In [None]:
import pandas as pd
import numpy as np
import math
import matplotlib.pyplot as plt
import datetime

from tqdm import tqdm
from dateutil.relativedelta import relativedelta
from pandas.tseries.offsets import DateOffset

from pandas.tseries.holiday import AbstractHolidayCalendar, Holiday, nearest_workday, \
    USMartinLutherKingJr, USPresidentsDay, GoodFriday, USMemorialDay, \
    USLaborDay, USThanksgivingDay

class USTradingCalendar(AbstractHolidayCalendar):
    rules = [
        Holiday('NewYearsDay', month=1, day=1, observance=nearest_workday),
        USMartinLutherKingJr,
        USPresidentsDay,
        GoodFriday,
        USMemorialDay,
        Holiday('USIndependenceDay', month=7, day=4, observance=nearest_workday),
        USLaborDay,
        USThanksgivingDay,
        Holiday('Christmas', month=12, day=25, observance=nearest_workday)
    ]

def get_trading_close_holidays(min_date, max_date):
    inst = USTradingCalendar()
    return inst.holidays(min_date, max_date)

In [2]:
ret_df = pd.read_pickle('data/crsp_dailydata_holding_w_prices.pkl')

In [3]:
min_date = ret_df['date'].min()
max_date = ret_df['date'].max()
holidays = get_trading_close_holidays(min_date=min_date, max_date=max_date)
list_bdays = list(pd.bdate_range(min_date, max_date, freq='C', holidays=holidays))

In [5]:
ret_df_split_list = [[permno, df] for permno, df in ret_df.groupby('PERMNO')]

In [9]:
ret_filled_df_list = []
for permno, df in tqdm(ret_df_split_list):   
    df_dates = df['date']
    list_bdays_permno = sorted(list(set(list_bdays + list(df_dates))))
    start_index = list_bdays_permno.index(df_dates.min())
    end_index = list_bdays_permno.index(df_dates.max())

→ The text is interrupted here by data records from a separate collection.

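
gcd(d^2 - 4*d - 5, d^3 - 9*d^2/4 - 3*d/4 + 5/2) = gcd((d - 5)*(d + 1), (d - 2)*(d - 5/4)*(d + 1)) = d + 1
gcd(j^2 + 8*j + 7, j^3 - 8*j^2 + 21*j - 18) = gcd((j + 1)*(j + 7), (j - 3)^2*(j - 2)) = 1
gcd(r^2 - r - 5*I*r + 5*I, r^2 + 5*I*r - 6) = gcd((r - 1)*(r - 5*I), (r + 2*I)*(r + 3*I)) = 1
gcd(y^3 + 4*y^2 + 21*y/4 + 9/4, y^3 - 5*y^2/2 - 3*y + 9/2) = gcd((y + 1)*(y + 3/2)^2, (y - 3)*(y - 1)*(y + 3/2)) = y + 3/2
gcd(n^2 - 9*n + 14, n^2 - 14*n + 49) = n - 7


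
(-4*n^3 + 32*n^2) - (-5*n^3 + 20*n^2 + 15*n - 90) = n^3 + 12*n^2 - 15*n + 90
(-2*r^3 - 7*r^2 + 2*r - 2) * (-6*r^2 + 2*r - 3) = 12*r^5 + 38*r^4 - 20*r^3 + 37*r^2 - 10*r + 6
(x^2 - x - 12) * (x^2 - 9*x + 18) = x^4 - 10*x^3 + 15*x^2 + 90*x - 216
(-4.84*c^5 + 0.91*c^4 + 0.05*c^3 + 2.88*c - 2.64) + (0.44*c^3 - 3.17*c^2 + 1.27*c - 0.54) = -4.84*c^5 + 0.91*c^4 + 0.49*c^3 - 3.17*c^2 + 4.15*c - 3.18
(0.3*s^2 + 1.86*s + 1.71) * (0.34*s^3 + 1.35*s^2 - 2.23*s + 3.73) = 0.102*s^5 + 1.0374*s^4 + 2.4234*s^3 - 0.7203*s^2 + 3.1245*s + 6.3783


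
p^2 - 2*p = p*(p - 2)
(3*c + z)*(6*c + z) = 18*c^2 + 9*c*z + z^2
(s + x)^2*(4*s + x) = 4*s^3 + 9*s^2*x + 6*s*x^2 + x^3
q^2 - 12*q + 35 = (q - 7)*(q - 5)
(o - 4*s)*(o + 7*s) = o^2 + 3*o*s - 28*s^2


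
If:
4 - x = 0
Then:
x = 4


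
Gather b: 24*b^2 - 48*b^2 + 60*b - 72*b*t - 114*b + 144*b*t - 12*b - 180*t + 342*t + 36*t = -24*b^2 + b*(72*t - 66) + 198*t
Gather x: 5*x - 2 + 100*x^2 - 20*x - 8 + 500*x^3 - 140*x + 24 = 500*x^3 + 100*x^2 - 155*x + 14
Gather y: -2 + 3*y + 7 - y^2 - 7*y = -y^2 - 4*y + 5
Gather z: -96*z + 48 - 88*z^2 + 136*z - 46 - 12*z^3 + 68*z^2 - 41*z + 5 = -12*z^3 - 20*z^2 - z + 7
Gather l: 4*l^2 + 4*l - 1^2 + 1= 4*l^2 + 4*l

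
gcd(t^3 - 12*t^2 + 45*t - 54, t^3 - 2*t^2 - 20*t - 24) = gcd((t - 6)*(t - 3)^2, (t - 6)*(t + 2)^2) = t - 6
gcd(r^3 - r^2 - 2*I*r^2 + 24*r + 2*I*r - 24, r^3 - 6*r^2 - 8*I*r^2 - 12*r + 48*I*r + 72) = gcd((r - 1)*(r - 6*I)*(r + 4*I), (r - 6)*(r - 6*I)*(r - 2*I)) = r - 6*I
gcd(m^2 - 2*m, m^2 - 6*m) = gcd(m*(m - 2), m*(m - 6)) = m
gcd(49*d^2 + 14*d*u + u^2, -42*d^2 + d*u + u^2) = 7*d + u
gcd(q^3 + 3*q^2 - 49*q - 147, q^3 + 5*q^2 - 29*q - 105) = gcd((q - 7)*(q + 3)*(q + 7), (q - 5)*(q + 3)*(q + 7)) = q^2 + 10*q + 21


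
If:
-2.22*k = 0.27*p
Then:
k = -0.121621621621622*p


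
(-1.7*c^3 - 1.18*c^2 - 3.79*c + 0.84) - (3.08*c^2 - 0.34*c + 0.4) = -1.7*c^3 - 4.26*c^2 - 3.45*c + 0.44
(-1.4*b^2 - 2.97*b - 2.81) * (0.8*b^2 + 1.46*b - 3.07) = -1.12*b^4 - 4.42*b^3 - 2.2862*b^2 + 5.0153*b + 8.6267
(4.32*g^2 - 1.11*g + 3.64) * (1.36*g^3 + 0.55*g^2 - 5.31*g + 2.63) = 5.8752*g^5 + 0.8664*g^4 - 18.5993*g^3 + 19.2577*g^2 - 22.2477*g + 9.5732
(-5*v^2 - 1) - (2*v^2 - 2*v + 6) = -7*v^2 + 2*v - 7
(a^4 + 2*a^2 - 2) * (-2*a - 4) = -2*a^5 - 4*a^4 - 4*a^3 - 8*a^2 + 4*a + 8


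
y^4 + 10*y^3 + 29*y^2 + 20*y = y*(y + 1)*(y + 4)*(y + 5)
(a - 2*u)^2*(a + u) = a^3 - 3*a^2*u + 4*u^3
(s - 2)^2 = s^2 - 4*s + 4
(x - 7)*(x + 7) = x^2 - 49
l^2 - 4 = (l - 2)*(l + 2)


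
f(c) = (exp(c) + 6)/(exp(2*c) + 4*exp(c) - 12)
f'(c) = (exp(c) + 6)*(-2*exp(2*c) - 4*exp(c))/(exp(2*c) + 4*exp(c) - 12)^2 + exp(c)/(exp(2*c) + 4*exp(c) - 12) = -exp(c)/(exp(2*c) - 4*exp(c) + 4)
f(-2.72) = -0.52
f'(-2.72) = -0.02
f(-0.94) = -0.62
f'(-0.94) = -0.15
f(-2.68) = -0.52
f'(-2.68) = -0.02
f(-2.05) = -0.53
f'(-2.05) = -0.04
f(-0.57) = -0.70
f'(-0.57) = -0.27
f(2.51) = 0.10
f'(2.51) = -0.12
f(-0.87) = -0.63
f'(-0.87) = -0.17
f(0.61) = -6.27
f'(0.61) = -72.28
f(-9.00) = -0.50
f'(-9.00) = 0.00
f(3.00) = 0.06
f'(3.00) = -0.06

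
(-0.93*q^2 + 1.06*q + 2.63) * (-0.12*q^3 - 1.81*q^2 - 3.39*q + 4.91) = 0.1116*q^5 + 1.5561*q^4 + 0.9185*q^3 - 12.92*q^2 - 3.7111*q + 12.9133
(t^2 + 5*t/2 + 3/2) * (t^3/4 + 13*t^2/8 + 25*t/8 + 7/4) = t^5/4 + 9*t^4/4 + 121*t^3/16 + 12*t^2 + 145*t/16 + 21/8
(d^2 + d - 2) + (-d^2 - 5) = d - 7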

    new_date_list = list_bdays_permno[start_index:end_index + 1]
    df = df.set_index('date').reindex(new_date_list).reset_index()
    df.columns = ['date', 'PERMNO', 'TICKER', 'PRC', 'RET']
    
    df['PERMNO'] = [permno for i in range(len(df))]
    df['RET'] = df['RET'].fillna(0)
    df['30d_ret'] = np.exp((np.log(df['RET'] + 1)).rolling(window=30).sum().shift(-29)) - 1
    df['60d_ret'] = np.exp((np.log(df['RET'] + 1)).rolling(window=60).sum().shift(-59)) - 1
    df['2d_ret'] = np.exp((np.log(df['RET'] + 1)).rolling(window=2).sum().shift(-1)) - 1
    df['3d_ret'] = np.exp((np.log(df['RET'] + 1)).rolling(window=3).sum().shift(-2)) - 1
    df['back_1d'] = np.exp((np.log(df['RET'] + 1)).rolling(window=1).sum().shift(1)) - 1
    df['back_5d'] = np.exp((np.log(df['RET'] + 1)).rolling(window=5).sum().shift(1)) - 1
    df['back_30d'] = np.exp((np.log(df['RET'] + 1)).rolling(window=30).sum().shift(1)) - 1

    ret_filled_df_list.append(df)
    
ret_df_filled = pd.concat(ret_filled_df_list)

100%|████████████████████████████████████████████████████████████████████████████| 17523/17523 [16:55<00:00, 17.25it/s]


In [5]:
ret_df_filled['lagged_PRC'] = ret_df_filled.groupby('PERMNO')['PRC'].shift(1)

In [11]:
ret_df_filled.to_pickle('data/checkpoint_data/crsp_dailydata_holding_w_period_returns.pkl')